Caso o governo Bolsonaro tivesse quitado os precatórios nos valores devidos em 2022, o resultado primário daquele ano teria sido substancialmente pior. O mesmo vale para os cortes realizados em saúde e educação, que comprimiram despesas essenciais e melhoraram artificialmente o resultado fiscal do período.
Durante o governo Bolsonaro, os gastos federais com saúde ficaram praticamente estagnados em valores reais, oscilando entre R$ 154 bilhões e R$ 163 bilhões por ano. A partir de 2023, já no governo Lula, houve recomposição expressiva: R$ 186 bilhões em 2023, R$ 216 bilhões em 2024 e R$ 231 bilhões em 2025, todos ajustados pela inflação de hoje. Entre o último ano de Bolsonaro e 2025, o aumento real acumulado foi de aproximadamente 45%.
Na educação, a trajetória é semelhante. Entre 2019 e 2022, o gasto federal direto caiu 21% em termos reais, passando de R$ 39 bilhões para R$ 30,7 bilhões. Em 2025, esse valor subiu para R$ 41,7 bilhões — um aumento de 36% em relação a 2022.

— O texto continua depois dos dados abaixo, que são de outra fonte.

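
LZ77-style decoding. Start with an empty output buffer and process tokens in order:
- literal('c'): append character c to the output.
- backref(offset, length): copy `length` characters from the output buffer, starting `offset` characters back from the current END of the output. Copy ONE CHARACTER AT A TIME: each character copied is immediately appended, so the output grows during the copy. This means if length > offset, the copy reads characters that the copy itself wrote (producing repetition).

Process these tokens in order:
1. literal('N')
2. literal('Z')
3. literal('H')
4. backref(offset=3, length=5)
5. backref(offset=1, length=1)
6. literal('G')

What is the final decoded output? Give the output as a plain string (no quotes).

Token 1: literal('N'). Output: "N"
Token 2: literal('Z'). Output: "NZ"
Token 3: literal('H'). Output: "NZH"
Token 4: backref(off=3, len=5) (overlapping!). Copied 'NZHNZ' from pos 0. Output: "NZHNZHNZ"
Token 5: backref(off=1, len=1). Copied 'Z' from pos 7. Output: "NZHNZHNZZ"
Token 6: literal('G'). Output: "NZHNZHNZZG"

Answer: NZHNZHNZZG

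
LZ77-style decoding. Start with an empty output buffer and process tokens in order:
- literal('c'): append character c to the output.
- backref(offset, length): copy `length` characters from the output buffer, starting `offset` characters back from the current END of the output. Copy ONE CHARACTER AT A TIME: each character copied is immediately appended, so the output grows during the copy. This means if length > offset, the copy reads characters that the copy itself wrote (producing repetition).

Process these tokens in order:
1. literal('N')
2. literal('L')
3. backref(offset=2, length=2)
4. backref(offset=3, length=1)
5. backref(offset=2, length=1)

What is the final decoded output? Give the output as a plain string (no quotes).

Answer: NLNLLL

Derivation:
Token 1: literal('N'). Output: "N"
Token 2: literal('L'). Output: "NL"
Token 3: backref(off=2, len=2). Copied 'NL' from pos 0. Output: "NLNL"
Token 4: backref(off=3, len=1). Copied 'L' from pos 1. Output: "NLNLL"
Token 5: backref(off=2, len=1). Copied 'L' from pos 3. Output: "NLNLLL"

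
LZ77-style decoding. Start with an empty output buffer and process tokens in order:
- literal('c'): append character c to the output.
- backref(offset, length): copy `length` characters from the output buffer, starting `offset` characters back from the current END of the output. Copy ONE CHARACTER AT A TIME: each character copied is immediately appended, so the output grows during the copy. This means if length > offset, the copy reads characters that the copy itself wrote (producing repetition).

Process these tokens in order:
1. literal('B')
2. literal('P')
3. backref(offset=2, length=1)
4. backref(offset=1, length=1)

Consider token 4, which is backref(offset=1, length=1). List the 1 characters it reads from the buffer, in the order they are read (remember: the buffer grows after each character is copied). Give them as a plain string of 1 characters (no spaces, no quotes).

Token 1: literal('B'). Output: "B"
Token 2: literal('P'). Output: "BP"
Token 3: backref(off=2, len=1). Copied 'B' from pos 0. Output: "BPB"
Token 4: backref(off=1, len=1). Buffer before: "BPB" (len 3)
  byte 1: read out[2]='B', append. Buffer now: "BPBB"

Answer: B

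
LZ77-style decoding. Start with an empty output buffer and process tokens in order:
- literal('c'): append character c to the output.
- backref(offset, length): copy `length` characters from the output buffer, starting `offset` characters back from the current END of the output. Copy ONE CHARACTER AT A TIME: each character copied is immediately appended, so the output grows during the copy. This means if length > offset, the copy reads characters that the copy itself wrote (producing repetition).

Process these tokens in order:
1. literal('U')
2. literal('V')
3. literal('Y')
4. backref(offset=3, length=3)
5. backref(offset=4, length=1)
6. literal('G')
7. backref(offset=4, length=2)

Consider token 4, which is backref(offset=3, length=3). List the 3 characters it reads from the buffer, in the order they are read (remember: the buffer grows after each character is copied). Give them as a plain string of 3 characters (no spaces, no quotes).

Answer: UVY

Derivation:
Token 1: literal('U'). Output: "U"
Token 2: literal('V'). Output: "UV"
Token 3: literal('Y'). Output: "UVY"
Token 4: backref(off=3, len=3). Buffer before: "UVY" (len 3)
  byte 1: read out[0]='U', append. Buffer now: "UVYU"
  byte 2: read out[1]='V', append. Buffer now: "UVYUV"
  byte 3: read out[2]='Y', append. Buffer now: "UVYUVY"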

O Fundeb, fundo federal que financia parte dos gastos estaduais e municipais com educação básica, teve expansão ainda mais expressiva. Saltou de R$ 38,3 bilhões em 2022 para R$ 60,7 bilhões em 2025, em valores reais de dezembro de 2025 — um aumento de quase 60% no período.

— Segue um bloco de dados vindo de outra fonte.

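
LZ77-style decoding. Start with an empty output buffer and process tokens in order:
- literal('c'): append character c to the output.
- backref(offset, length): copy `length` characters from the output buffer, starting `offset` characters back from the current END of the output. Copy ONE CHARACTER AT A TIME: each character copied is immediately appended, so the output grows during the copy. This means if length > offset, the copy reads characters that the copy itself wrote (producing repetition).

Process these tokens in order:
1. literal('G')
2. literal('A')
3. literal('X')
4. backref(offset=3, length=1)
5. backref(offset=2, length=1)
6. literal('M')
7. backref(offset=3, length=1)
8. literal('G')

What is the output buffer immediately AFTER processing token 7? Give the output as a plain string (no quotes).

Token 1: literal('G'). Output: "G"
Token 2: literal('A'). Output: "GA"
Token 3: literal('X'). Output: "GAX"
Token 4: backref(off=3, len=1). Copied 'G' from pos 0. Output: "GAXG"
Token 5: backref(off=2, len=1). Copied 'X' from pos 2. Output: "GAXGX"
Token 6: literal('M'). Output: "GAXGXM"
Token 7: backref(off=3, len=1). Copied 'G' from pos 3. Output: "GAXGXMG"

Answer: GAXGXMG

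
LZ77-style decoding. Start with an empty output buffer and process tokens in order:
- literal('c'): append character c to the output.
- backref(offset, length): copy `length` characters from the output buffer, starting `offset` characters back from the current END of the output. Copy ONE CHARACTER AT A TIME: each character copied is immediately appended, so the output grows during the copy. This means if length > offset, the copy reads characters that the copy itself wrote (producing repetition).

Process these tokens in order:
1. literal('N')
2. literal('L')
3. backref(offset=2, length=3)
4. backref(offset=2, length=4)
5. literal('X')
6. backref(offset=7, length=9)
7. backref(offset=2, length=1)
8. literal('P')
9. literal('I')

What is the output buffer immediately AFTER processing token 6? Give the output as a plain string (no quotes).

Token 1: literal('N'). Output: "N"
Token 2: literal('L'). Output: "NL"
Token 3: backref(off=2, len=3) (overlapping!). Copied 'NLN' from pos 0. Output: "NLNLN"
Token 4: backref(off=2, len=4) (overlapping!). Copied 'LNLN' from pos 3. Output: "NLNLNLNLN"
Token 5: literal('X'). Output: "NLNLNLNLNX"
Token 6: backref(off=7, len=9) (overlapping!). Copied 'LNLNLNXLN' from pos 3. Output: "NLNLNLNLNXLNLNLNXLN"

Answer: NLNLNLNLNXLNLNLNXLN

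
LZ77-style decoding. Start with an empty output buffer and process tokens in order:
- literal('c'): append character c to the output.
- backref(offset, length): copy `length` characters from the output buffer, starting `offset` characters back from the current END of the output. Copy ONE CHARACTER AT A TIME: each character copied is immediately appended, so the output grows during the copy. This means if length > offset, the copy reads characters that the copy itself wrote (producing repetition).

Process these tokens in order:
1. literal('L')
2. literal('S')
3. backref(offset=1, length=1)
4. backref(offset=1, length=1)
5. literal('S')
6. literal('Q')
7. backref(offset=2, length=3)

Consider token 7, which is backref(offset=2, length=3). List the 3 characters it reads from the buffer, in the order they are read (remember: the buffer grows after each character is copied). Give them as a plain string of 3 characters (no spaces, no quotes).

Answer: SQS

Derivation:
Token 1: literal('L'). Output: "L"
Token 2: literal('S'). Output: "LS"
Token 3: backref(off=1, len=1). Copied 'S' from pos 1. Output: "LSS"
Token 4: backref(off=1, len=1). Copied 'S' from pos 2. Output: "LSSS"
Token 5: literal('S'). Output: "LSSSS"
Token 6: literal('Q'). Output: "LSSSSQ"
Token 7: backref(off=2, len=3). Buffer before: "LSSSSQ" (len 6)
  byte 1: read out[4]='S', append. Buffer now: "LSSSSQS"
  byte 2: read out[5]='Q', append. Buffer now: "LSSSSQSQ"
  byte 3: read out[6]='S', append. Buffer now: "LSSSSQSQS"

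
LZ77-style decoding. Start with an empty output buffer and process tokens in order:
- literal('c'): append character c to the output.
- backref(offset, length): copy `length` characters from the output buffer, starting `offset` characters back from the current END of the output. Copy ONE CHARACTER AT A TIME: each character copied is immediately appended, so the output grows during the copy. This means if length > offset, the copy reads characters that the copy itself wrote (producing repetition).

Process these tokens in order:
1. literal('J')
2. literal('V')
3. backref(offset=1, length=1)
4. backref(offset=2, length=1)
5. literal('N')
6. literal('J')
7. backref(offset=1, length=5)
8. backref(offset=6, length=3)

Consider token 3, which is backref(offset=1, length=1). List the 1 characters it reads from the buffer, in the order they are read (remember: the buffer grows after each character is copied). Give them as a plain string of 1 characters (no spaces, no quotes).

Token 1: literal('J'). Output: "J"
Token 2: literal('V'). Output: "JV"
Token 3: backref(off=1, len=1). Buffer before: "JV" (len 2)
  byte 1: read out[1]='V', append. Buffer now: "JVV"

Answer: V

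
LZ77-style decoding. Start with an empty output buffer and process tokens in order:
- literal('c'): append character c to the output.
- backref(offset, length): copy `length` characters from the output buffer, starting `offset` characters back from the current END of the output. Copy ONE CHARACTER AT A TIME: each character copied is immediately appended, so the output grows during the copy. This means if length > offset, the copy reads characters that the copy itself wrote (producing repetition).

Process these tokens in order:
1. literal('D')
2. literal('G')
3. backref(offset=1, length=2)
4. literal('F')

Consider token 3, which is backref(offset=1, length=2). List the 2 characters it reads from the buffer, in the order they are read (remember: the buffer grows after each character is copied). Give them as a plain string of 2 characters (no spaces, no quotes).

Answer: GG

Derivation:
Token 1: literal('D'). Output: "D"
Token 2: literal('G'). Output: "DG"
Token 3: backref(off=1, len=2). Buffer before: "DG" (len 2)
  byte 1: read out[1]='G', append. Buffer now: "DGG"
  byte 2: read out[2]='G', append. Buffer now: "DGGG"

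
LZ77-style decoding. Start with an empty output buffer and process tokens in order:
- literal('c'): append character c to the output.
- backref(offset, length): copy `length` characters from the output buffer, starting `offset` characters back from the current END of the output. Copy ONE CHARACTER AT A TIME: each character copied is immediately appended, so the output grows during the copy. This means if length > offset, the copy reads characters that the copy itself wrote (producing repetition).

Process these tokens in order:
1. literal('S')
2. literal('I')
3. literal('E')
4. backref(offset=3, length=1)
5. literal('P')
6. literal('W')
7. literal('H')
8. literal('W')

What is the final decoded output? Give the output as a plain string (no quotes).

Token 1: literal('S'). Output: "S"
Token 2: literal('I'). Output: "SI"
Token 3: literal('E'). Output: "SIE"
Token 4: backref(off=3, len=1). Copied 'S' from pos 0. Output: "SIES"
Token 5: literal('P'). Output: "SIESP"
Token 6: literal('W'). Output: "SIESPW"
Token 7: literal('H'). Output: "SIESPWH"
Token 8: literal('W'). Output: "SIESPWHW"

Answer: SIESPWHW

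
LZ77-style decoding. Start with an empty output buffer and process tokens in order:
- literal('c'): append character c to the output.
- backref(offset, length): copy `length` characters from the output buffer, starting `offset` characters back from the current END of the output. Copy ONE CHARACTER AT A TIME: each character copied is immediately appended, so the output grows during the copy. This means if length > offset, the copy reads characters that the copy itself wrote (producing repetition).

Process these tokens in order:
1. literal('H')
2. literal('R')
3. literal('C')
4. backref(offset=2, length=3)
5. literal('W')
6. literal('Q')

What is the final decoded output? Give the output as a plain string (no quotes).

Answer: HRCRCRWQ

Derivation:
Token 1: literal('H'). Output: "H"
Token 2: literal('R'). Output: "HR"
Token 3: literal('C'). Output: "HRC"
Token 4: backref(off=2, len=3) (overlapping!). Copied 'RCR' from pos 1. Output: "HRCRCR"
Token 5: literal('W'). Output: "HRCRCRW"
Token 6: literal('Q'). Output: "HRCRCRWQ"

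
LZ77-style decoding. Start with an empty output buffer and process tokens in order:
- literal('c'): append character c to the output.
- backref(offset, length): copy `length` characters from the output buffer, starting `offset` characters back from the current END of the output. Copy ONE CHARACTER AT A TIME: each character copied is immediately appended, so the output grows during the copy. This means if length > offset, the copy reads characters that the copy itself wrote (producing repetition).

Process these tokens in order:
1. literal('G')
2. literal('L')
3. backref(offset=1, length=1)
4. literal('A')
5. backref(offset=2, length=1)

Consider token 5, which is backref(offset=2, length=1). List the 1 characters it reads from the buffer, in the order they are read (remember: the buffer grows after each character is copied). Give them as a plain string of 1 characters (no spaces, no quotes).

Token 1: literal('G'). Output: "G"
Token 2: literal('L'). Output: "GL"
Token 3: backref(off=1, len=1). Copied 'L' from pos 1. Output: "GLL"
Token 4: literal('A'). Output: "GLLA"
Token 5: backref(off=2, len=1). Buffer before: "GLLA" (len 4)
  byte 1: read out[2]='L', append. Buffer now: "GLLAL"

Answer: L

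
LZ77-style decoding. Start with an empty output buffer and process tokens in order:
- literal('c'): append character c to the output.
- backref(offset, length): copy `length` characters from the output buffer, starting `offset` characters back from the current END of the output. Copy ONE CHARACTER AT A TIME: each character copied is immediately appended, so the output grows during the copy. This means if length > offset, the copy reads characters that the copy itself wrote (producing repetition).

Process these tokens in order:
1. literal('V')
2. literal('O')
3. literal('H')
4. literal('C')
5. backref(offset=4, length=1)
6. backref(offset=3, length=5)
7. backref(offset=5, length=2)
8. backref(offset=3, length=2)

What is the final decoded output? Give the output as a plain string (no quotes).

Answer: VOHCVHCVHCHCCH

Derivation:
Token 1: literal('V'). Output: "V"
Token 2: literal('O'). Output: "VO"
Token 3: literal('H'). Output: "VOH"
Token 4: literal('C'). Output: "VOHC"
Token 5: backref(off=4, len=1). Copied 'V' from pos 0. Output: "VOHCV"
Token 6: backref(off=3, len=5) (overlapping!). Copied 'HCVHC' from pos 2. Output: "VOHCVHCVHC"
Token 7: backref(off=5, len=2). Copied 'HC' from pos 5. Output: "VOHCVHCVHCHC"
Token 8: backref(off=3, len=2). Copied 'CH' from pos 9. Output: "VOHCVHCVHCHCCH"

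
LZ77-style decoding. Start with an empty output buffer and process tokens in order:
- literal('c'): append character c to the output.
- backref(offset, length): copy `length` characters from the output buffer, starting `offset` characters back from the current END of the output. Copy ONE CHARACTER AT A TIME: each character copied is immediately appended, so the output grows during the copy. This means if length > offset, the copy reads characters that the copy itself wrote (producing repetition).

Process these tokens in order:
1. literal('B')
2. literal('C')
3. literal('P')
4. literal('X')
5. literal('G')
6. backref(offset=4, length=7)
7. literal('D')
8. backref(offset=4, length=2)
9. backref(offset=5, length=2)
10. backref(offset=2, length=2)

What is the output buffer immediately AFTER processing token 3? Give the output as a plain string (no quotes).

Token 1: literal('B'). Output: "B"
Token 2: literal('C'). Output: "BC"
Token 3: literal('P'). Output: "BCP"

Answer: BCP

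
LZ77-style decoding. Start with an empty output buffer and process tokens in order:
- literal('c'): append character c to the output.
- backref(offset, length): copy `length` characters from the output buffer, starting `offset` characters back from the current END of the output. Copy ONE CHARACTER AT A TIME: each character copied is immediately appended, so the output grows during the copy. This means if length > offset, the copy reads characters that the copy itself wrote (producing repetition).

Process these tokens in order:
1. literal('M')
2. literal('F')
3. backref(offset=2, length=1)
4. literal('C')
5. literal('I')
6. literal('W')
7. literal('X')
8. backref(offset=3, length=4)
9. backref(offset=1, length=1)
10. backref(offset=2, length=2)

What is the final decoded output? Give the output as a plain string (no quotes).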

Também se mostraram infundados os rumores, inclusive em setores à esquerda, de que o governo Lula “acabaria” com o Benefício de Prestação Continuada. O que ocorreu foi o oposto. Em valores reais de dezembro de 2025, as despesas com o BPC cresceram de R$ 102,9 bilhões em 2023 para R$ 118,3 bilhões em 2024 e R$ 129 bilhões em 2025, com aumento também em percentual do PIB. O programa foi ampliado e consolidado como pilar da proteção social, sem provocar qualquer desequilíbrio fiscal relevante.

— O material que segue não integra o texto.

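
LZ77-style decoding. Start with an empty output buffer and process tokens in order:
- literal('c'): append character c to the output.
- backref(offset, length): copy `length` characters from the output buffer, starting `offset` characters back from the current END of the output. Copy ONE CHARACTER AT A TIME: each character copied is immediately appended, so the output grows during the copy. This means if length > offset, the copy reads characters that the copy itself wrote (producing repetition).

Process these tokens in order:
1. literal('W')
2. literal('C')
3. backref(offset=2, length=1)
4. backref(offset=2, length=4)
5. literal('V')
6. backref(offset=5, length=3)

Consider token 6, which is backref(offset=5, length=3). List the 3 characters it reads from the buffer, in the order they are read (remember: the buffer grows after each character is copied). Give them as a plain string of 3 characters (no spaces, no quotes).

Token 1: literal('W'). Output: "W"
Token 2: literal('C'). Output: "WC"
Token 3: backref(off=2, len=1). Copied 'W' from pos 0. Output: "WCW"
Token 4: backref(off=2, len=4) (overlapping!). Copied 'CWCW' from pos 1. Output: "WCWCWCW"
Token 5: literal('V'). Output: "WCWCWCWV"
Token 6: backref(off=5, len=3). Buffer before: "WCWCWCWV" (len 8)
  byte 1: read out[3]='C', append. Buffer now: "WCWCWCWVC"
  byte 2: read out[4]='W', append. Buffer now: "WCWCWCWVCW"
  byte 3: read out[5]='C', append. Buffer now: "WCWCWCWVCWC"

Answer: CWC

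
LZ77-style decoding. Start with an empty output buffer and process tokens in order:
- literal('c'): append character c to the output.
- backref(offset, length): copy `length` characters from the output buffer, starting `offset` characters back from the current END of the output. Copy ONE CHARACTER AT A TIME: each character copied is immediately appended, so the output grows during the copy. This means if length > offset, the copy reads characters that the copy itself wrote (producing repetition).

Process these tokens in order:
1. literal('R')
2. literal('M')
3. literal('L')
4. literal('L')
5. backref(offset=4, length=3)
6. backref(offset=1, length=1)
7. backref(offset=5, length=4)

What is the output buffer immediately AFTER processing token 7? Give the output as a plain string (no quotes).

Answer: RMLLRMLLLRML

Derivation:
Token 1: literal('R'). Output: "R"
Token 2: literal('M'). Output: "RM"
Token 3: literal('L'). Output: "RML"
Token 4: literal('L'). Output: "RMLL"
Token 5: backref(off=4, len=3). Copied 'RML' from pos 0. Output: "RMLLRML"
Token 6: backref(off=1, len=1). Copied 'L' from pos 6. Output: "RMLLRMLL"
Token 7: backref(off=5, len=4). Copied 'LRML' from pos 3. Output: "RMLLRMLLLRML"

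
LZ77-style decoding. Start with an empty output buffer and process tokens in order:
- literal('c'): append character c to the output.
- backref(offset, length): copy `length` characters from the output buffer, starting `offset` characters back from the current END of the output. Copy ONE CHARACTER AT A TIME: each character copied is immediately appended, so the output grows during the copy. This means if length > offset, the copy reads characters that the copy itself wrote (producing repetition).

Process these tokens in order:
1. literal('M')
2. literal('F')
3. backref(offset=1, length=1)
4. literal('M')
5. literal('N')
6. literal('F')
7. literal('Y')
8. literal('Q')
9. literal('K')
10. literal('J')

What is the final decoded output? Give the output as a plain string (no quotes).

Answer: MFFMNFYQKJ

Derivation:
Token 1: literal('M'). Output: "M"
Token 2: literal('F'). Output: "MF"
Token 3: backref(off=1, len=1). Copied 'F' from pos 1. Output: "MFF"
Token 4: literal('M'). Output: "MFFM"
Token 5: literal('N'). Output: "MFFMN"
Token 6: literal('F'). Output: "MFFMNF"
Token 7: literal('Y'). Output: "MFFMNFY"
Token 8: literal('Q'). Output: "MFFMNFYQ"
Token 9: literal('K'). Output: "MFFMNFYQK"
Token 10: literal('J'). Output: "MFFMNFYQKJ"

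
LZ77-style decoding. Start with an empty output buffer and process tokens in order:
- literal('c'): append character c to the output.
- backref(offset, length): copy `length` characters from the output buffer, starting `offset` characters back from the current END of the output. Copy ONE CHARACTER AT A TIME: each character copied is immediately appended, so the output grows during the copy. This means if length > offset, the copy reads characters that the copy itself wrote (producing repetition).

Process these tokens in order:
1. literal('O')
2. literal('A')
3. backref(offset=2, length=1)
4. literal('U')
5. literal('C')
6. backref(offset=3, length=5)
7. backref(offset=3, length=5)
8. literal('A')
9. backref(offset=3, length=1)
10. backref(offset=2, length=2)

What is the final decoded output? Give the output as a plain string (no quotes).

Token 1: literal('O'). Output: "O"
Token 2: literal('A'). Output: "OA"
Token 3: backref(off=2, len=1). Copied 'O' from pos 0. Output: "OAO"
Token 4: literal('U'). Output: "OAOU"
Token 5: literal('C'). Output: "OAOUC"
Token 6: backref(off=3, len=5) (overlapping!). Copied 'OUCOU' from pos 2. Output: "OAOUCOUCOU"
Token 7: backref(off=3, len=5) (overlapping!). Copied 'COUCO' from pos 7. Output: "OAOUCOUCOUCOUCO"
Token 8: literal('A'). Output: "OAOUCOUCOUCOUCOA"
Token 9: backref(off=3, len=1). Copied 'C' from pos 13. Output: "OAOUCOUCOUCOUCOAC"
Token 10: backref(off=2, len=2). Copied 'AC' from pos 15. Output: "OAOUCOUCOUCOUCOACAC"

Answer: OAOUCOUCOUCOUCOACAC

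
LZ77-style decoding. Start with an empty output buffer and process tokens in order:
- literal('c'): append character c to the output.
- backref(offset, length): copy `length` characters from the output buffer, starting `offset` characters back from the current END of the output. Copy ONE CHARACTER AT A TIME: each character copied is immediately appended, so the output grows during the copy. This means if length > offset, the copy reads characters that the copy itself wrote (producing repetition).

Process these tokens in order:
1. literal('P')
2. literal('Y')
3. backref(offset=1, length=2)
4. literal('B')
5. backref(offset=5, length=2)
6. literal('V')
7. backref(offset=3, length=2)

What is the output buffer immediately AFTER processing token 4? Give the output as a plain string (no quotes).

Token 1: literal('P'). Output: "P"
Token 2: literal('Y'). Output: "PY"
Token 3: backref(off=1, len=2) (overlapping!). Copied 'YY' from pos 1. Output: "PYYY"
Token 4: literal('B'). Output: "PYYYB"

Answer: PYYYB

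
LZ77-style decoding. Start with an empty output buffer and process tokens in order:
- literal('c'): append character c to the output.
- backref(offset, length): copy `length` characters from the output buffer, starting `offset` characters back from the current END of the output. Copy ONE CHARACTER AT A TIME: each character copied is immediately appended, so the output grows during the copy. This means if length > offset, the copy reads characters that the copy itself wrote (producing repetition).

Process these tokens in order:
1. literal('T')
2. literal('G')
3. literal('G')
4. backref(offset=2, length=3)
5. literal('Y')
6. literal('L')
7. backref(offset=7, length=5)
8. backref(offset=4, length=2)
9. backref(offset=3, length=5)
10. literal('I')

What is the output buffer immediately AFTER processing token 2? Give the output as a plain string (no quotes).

Token 1: literal('T'). Output: "T"
Token 2: literal('G'). Output: "TG"

Answer: TG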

Esse conjunto de dados ajuda a entender por que a falácia do “rombo fiscal” precisa ignorar o contexto. O governo Lula pagou passivos represados, recompôs políticas sociais, ampliou gastos em saúde, educação e assistência, preservou reservas internacionais…
Sim, ainda teve isso.
Ao contrário do governo Bolsonaro, que queimou cerca de US$ 50 bilhões de nossas reservas ao longo de seu mandato, Lula elevou o estoque delas de US$ 324 bilhões ao final de 2022 para US$ 358,23 em dezembro do ano passado, um aumento de US$ 33 bilhões.
Os desafios fiscais existem e são conhecidos, sobretudo na dinâmica previdenciária e no custo dos juros da dívida pública. Nada disso, porém, autoriza chamar de “rombo” um déficit primário inferior a meio ponto percentual do PIB, com expectativas sólidas de melhora nos próximos anos.
* Este é um artigo de opinião, de responsabilidade do autor, e não reflete a opinião do Brasil 247.